Before my twin boys were born, I bought every book on child-rearing that I could find.
There were so many things that had to be decided. Was I going breastfeed or formula feed? Sleep train or co-sleep? Use cloth diapers or disposable?
I was obsessed with parenting techniques and labels. Would I be an attachment parent, a free-range parent or (God-forbid) a helicopter parent?
I talked to friends, read blogs, listened to my mom, my mother-in-law.
I was concentrating so hard on the minutia of raising children that I totally neglected to look at the bigger picture.
Then I had the boys (identical twin boys), and my expectations for myself as a parent reached a fever pitch.
I was constantly taking stock of my every action and judging it against all the "good" parenting advice out there.
Was I ruining my kids by not signing them up for baby music classes? Should they be watching those "educational" DVD's? Was I following Babywise too rigidly?
I wish someone had taken my tired, overwhelmed, doing-the-best-I-could face in their hands and said "You don't have to be the kind of mother everyone else is. You are allowed to follow your instincts and do what you think is best, even if it looks nothing like what all your friends are doing."

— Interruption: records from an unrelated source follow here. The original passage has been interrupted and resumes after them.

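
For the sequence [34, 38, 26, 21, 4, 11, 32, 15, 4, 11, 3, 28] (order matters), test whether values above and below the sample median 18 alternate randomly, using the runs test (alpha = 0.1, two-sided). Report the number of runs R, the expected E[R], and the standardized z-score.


Step 1: Compute median = 18; label A = above, B = below.
Labels in order: AAAABBABBBBA  (n_A = 6, n_B = 6)
Step 2: Count runs R = 5.
Step 3: Under H0 (random ordering), E[R] = 2*n_A*n_B/(n_A+n_B) + 1 = 2*6*6/12 + 1 = 7.0000.
        Var[R] = 2*n_A*n_B*(2*n_A*n_B - n_A - n_B) / ((n_A+n_B)^2 * (n_A+n_B-1)) = 4320/1584 = 2.7273.
        SD[R] = 1.6514.
Step 4: Continuity-corrected z = (R + 0.5 - E[R]) / SD[R] = (5 + 0.5 - 7.0000) / 1.6514 = -0.9083.
Step 5: Two-sided p-value via normal approximation = 2*(1 - Phi(|z|)) = 0.363722.
Step 6: alpha = 0.1. fail to reject H0.

R = 5, z = -0.9083, p = 0.363722, fail to reject H0.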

I wish someone would have told me, "as long as you're headed in the direction you want for your family, organic fruit, not organic fruit, it doesn't matter -- just keep the end-game in mind."
We are examining almost everything we do now in parenting and family life, except for the big picture.
How much time do we take to consider where we want our family to be in three months, one year, five years?
I'll be honest. My husband and I are still very much in the process of defining our ideal family life. We don't have it all figured out yet.
But we're working on it. We're throwing mud at the wall.
So often as parents we are so busy just trying to make it through the day to day, that we don't have the time or energy to make sure that our everyday actions are contributing to shaping what we want our lives to look like.
We're deciding on what to make for dinner, we're packing lunches, we're cleaning up yet another spill. We're overwhelmed, and often times it's more pressing to clean up the flood zone post baths than to try to design and implement a plan to live the way we want.
It's also super overwhelming when everything is available to you: cloth diapering, living in an apartment, living on a boat, homeschooling, working or staying at home... the choices go on and on and on to infinity.
How is their even room to listen to what you actually want versus what everyone else says you should have?
It turns when you get clear about your own family's intentions suddenly your choices become very limited, and therefore much easier to navigate.
Due to an allergy issue my breastfeeding third born is facing right now, I can't have any dairy.
Before when we would go out to eat, the whole menu was available to me.
Sometimes that felt super overwhelming. Especially at places that serve both breakfast and lunch. Do I want breakfast? And then if I decide on breakfast do I want to go healthy or is it a cheat day? And if it's a cheat day how much cheating is cheating? Are we going French toast or are we just talking a little extra cheese on the omelette?
Now that I'm dairy-free, the choice is easy.
I can look at the menu and quickly and easily identify two or three things that I can have, then choose from those two or three things which sounds good at the time.
I have my mission: to avoid dairy so that the baby doesn't get sick.
Knowing my bigger goals and intentions makes the smaller choices easier to navigate.
If you already know that living abroad with your family is a top priority for you, you can better prioritize (without guilt or uncertainty I might add) what daily choices you are making.
It can help inform how you spend your money, which kind of schooling you choose for your kids, maybe even what work you want to do.
So, knowing that we're all strapped for time and even finding the time to read this probably meant hiding in the toilet, what can you do today, right now to get closer to where you want to be?
While tempting to do, avoid comparing yourself to other parents. Instead, have a conversation with your family and start listing what you want your ideal family life to look like.
Is it traveling the country in an RV? Is it living abroad in Argentina? Is it living in the suburbs and working a job that you love?
Try not to worry about how you're going to get there, just let yourself dream.
Next, look at the list and think about what's NOT on it.
Are three extracurricular activities per child on there? Are expensive cars or more time at work? Are a big house or piano lessons?
Maybe so, maybe not, but focusing on what is not on the list will help you identify the elements of your family life that you might be able to start changing in order to reach the vision you are seeking.
Now that you have done some thinking you can get clear about your intentions and get creative about your action plans.
And since no one said it to me, I'll say it to you...
If you're the kind of parent that is simultaneously dreaming and planning an ideal family life, while also worrying about feeding your kids crackers and honey for breakfast, I'll tell you right now, you're doing alright.